The data from this decade led to the university’s new experiment in artificial intelligence.
Dr. Finn and his team created a neural network, a mathematical system that can learn skills from large amounts of data. By pinpointing patterns in thousands of cat photos, a neural network can learn to identify a single cat. It can learn to recognize spoken words by analyzing hundreds of old phone calls. Or, by examining how teaching assistants evaluate coding tests, he or she can learn to evaluate these tests on their own.
The Stanford system spent hours analyzing examples from the old midterms, learning from a decade’s worth of possibilities. Then it was ready to learn more. When given a few additional examples from the new test offered this spring, it could get the job done quickly.
“It looks at a variety of problems,” said Mike Wu, another researcher who worked on the project. “Then it can adapt to problems it has never seen before.”
According to a study by Stanford researchers, this spring, the system provided 16,000 pieces of feedback, and students agreed with 97.9 percent of the feedback. By comparison, students agreed with human instructors’ feedback 96.7 percent of the time.

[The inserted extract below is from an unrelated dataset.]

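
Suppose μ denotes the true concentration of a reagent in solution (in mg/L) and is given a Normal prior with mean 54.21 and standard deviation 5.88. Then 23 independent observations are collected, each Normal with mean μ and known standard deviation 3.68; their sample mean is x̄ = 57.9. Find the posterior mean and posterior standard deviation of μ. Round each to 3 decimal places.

With known σ, the Normal prior is conjugate. Weight on the data is w = (n/σ²)/(n/σ² + 1/τ₀²) = 1.69837/(1.69837+0.0289231) = 0.98326.
Posterior mean = w·x̄ + (1−w)·μ₀ = 0.98326·57.9 + 0.016745·54.21 = 57.838. Posterior variance = 1/(1.69837+0.0289231) = 0.578941, so SD = 0.761.

Posterior mean ≈ 57.838; posterior SD ≈ 0.761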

Mr Pham, an engineering student at Sweden’s Lund University, was surprised that the technology was working so well. Although the automated tool was unable to evaluate one of his programs (probably because he had written a snippet of code unlike anything the AI had seen), it identified specific bugs in his code, including those in computer programming and mathematics. what is known. A fence post error, and suggested ways to fix them. “It’s seldom you get such a well thought out response,” said Mr. Pham.
The technology was effective because its role was so sharply defined. In taking the test, Mr. Pham wrote code with very specific objectives, and there were only so many ways he and the other students could be wrong.
But given the right data, neural networks can learn a wide variety of tasks. It’s the same fundamental technology that recognizes faces in photos you post on Facebook, recognizes commands you come to your iPhone, and translates from language to language on services like Skype and Google Translate. . For the Stanford team and other researchers, the hope is that these technologies could automate learning in many other ways.